You can use various methods to specify node labels when submitting jobs.

  • Set Node Labels when Submitting Jobs

    You can use the following methods to specify node labels when submitting jobs:

    • ApplicationSubmissionContext.setNodeLabelExpression(<node_label_expression>) -- sets the node label expression for all containers of the application.

    • ResourceRequest.setNodeLabelExpression(<node_label_expression>) -- sets the node label expression for individual resource requests. This will override the node label expression set inApplicationSubmissionContext.setNodeLabelExpression(<node_label_expression>).
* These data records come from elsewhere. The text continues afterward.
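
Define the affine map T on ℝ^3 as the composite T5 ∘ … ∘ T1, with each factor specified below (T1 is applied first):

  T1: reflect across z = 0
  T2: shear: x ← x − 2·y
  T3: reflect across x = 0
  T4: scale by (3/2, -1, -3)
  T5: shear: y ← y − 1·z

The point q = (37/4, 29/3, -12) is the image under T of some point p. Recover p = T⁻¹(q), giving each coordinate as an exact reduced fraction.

T1 = [1 0 0 0; 0 1 0 0; 0 0 -1 0; 0 0 0 1]
T2·T1 = [1 -2 0 0; 0 1 0 0; 0 0 -1 0; 0 0 0 1]
T3·…·T1 = [-1 2 0 0; 0 1 0 0; 0 0 -1 0; 0 0 0 1]
T4·…·T1 = [-3/2 3 0 0; 0 -1 0 0; 0 0 3 0; 0 0 0 1]
T5·…·T1 = [-3/2 3 0 0; 0 -1 -3 0; 0 0 3 0; 0 0 0 1]
det M = 9/2; M⁻¹ = [-2/3 -2 -2 0; 0 -1 -1 0; 0 0 1/3 0; 0 0 0 1]
M⁻¹ · (37/4, 29/3, -12)ᵀ = (-3/2, 7/3, -4)ᵀ

p = (-3/2, 7/3, -4)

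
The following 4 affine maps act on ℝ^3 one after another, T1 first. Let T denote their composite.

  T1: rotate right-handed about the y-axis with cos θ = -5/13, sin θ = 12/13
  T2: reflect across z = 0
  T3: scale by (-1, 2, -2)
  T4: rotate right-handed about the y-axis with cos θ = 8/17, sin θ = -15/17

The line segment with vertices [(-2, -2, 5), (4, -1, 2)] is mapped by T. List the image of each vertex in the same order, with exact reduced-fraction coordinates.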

    • Specify setAMContainerResourceRequest.setNodeLabelExpression in ApplicationSubmissionContext to indicate the expected node label for the ApplicationMaster container.
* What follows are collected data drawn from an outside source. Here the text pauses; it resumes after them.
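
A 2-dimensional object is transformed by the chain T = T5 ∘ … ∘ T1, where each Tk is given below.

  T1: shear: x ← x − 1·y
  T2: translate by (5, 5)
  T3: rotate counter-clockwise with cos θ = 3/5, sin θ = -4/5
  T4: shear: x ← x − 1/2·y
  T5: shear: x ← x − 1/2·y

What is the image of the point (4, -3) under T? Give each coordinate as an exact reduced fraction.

T1 shear: x ← x − 1·y: (4, -3) → (7, -3)
T2 translate by (5, 5): (7, -3) → (12, 2)
T3 rotate counter-clockwise with cos θ = 3/5, sin θ = -4/5: (12, 2) → (44/5, -42/5)
T4 shear: x ← x − 1/2·y: (44/5, -42/5) → (13, -42/5)
T5 shear: x ← x − 1/2·y: (13, -42/5) → (86/5, -42/5)

T(p) = (86/5, -42/5)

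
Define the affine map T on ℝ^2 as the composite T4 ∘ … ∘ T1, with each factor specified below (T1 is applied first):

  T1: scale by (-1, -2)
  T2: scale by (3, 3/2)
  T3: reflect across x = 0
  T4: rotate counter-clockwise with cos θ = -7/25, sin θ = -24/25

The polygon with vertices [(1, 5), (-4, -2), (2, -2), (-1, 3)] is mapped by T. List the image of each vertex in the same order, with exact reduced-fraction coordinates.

image vertices: (-381/25, 33/25), (228/25, 246/25), (102/25, -186/25), (-39/5, 27/5)

T1 scale by (-1, -2): (1, 5) → (-1, -10); (-4, -2) → (4, 4); (2, -2) → (-2, 4); (-1, 3) → (1, -6)
T2 scale by (3, 3/2): (-1, -10) → (-3, -15); (4, 4) → (12, 6); (-2, 4) → (-6, 6); (1, -6) → (3, -9)
T3 reflect across x = 0: (-3, -15) → (3, -15); (12, 6) → (-12, 6); (-6, 6) → (6, 6); (3, -9) → (-3, -9)
T4 rotate counter-clockwise with cos θ = -7/25, sin θ = -24/25: (3, -15) → (-381/25, 33/25); (-12, 6) → (228/25, 246/25); (6, 6) → (102/25, -186/25); (-3, -9) → (-39/5, 27/5)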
    You can use one of these methods to specify a node label expression, and -queue to specify a queue, when you submit YARN jobs using the distributed shell client. If the queue has a label that satisfies the label expression, it will run the job on the labeled node(s). If the label expression does not reference a label associated with the specified queue, the job will not run and an error will be returned. If no node label is specified, the job will run only on nodes without a node label, and on nodes with shareable node labels if idle resources are available.

    Note
    Note

    You can only specify one node label in the .setNodeLabelExpression methods.
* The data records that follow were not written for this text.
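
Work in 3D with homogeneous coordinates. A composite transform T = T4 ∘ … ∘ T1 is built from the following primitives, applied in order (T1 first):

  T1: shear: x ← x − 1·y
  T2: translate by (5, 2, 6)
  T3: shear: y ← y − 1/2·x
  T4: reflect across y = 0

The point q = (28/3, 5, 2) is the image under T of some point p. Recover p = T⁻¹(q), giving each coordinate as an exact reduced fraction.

p = (2, -7/3, -4)

T1 = [1 -1 0 0; 0 1 0 0; 0 0 1 0; 0 0 0 1]
T2·T1 = [1 -1 0 5; 0 1 0 2; 0 0 1 6; 0 0 0 1]
T3·…·T1 = [1 -1 0 5; -1/2 3/2 0 -1/2; 0 0 1 6; 0 0 0 1]
T4·…·T1 = [1 -1 0 5; 1/2 -3/2 0 1/2; 0 0 1 6; 0 0 0 1]
det M = -1; M⁻¹ = [3/2 -1 0 -7; 1/2 -1 0 -2; 0 0 1 -6; 0 0 0 1]
M⁻¹ · (28/3, 5, 2)ᵀ = (2, -7/3, -4)ᵀ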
    For example, the following commands run a simple YARN distributed shell "sleep for a long time" job. In this example we are asking for more containers than the cluster can run so we can see which node the job runs on. We are specifying that the job should run on queue "a1", which our user has permission to run jobs on. We are also using the -node_label_expression parameter to specify that the job will run on all nodes with label "x".

    sudo su yarn
    hadoop jar /usr/hdp/current/hadoop-yarn-client/hadoop-yarn-applications-distributedshell.jar
     -shell_command "sleep 100" -jar /usr/hdp/current/hadoop-yarn-client/hadoop-yarn-applications-distributedshell.jar
     -num_containers 30 -queue a1 -node_label_expression x 

    If we run this job on the example cluster we configured previously, containers are allocated on node-1, as this node has been assigned node label "x", and queue "a1" also has node label "x":

    The following commands run the same job that we specified for node label "x", but this time we will specify queue "b1" rather than queue "a1".

    sudo su yarn
    hadoop jar /usr/hdp/current/hadoop-yarn-client/hadoop-yarn-applications-distributedshell.jar
     -shell_command "sleep 100000" -jar /usr/hdp/current/hadoop-yarn-client/hadoop-yarn-applications-distributedshell.jar
     -num_containers 30 -queue b1 -node_label_expression x

    When we attempt to run this job on our example cluster, the job will fail with the following error message because label "x" is not associated with queue "b1".

    14/11/24 13:42:21 INFO distributedshell.Client: Submitting application to ASM
    14/11/24 13:42:21 FATAL distributedshell.Client: Error running Client
    org.apache.hadoop.yarn.exceptions.InvalidResourceRequestException: Invalid resource request, queue=b1 doesn't 
    have permission to access all labels in resource request. labelExpression of resource request=x. Queue labels=y
  • MapReduce Jobs and Node Labels

    Currently you cannot specify a node label when submitting a MapReduce job. However, if you submit a MapReduce job to a queue that has a default node label expression, the default node label will be applied to the MapReduce job.

    Using default node label expressions tends to constrain larger portions of the cluster, which at some point starts to become counter-productive for jobs -- such as MapReduce jobs -- that benefit from the advantages offered by distributed parallel processing.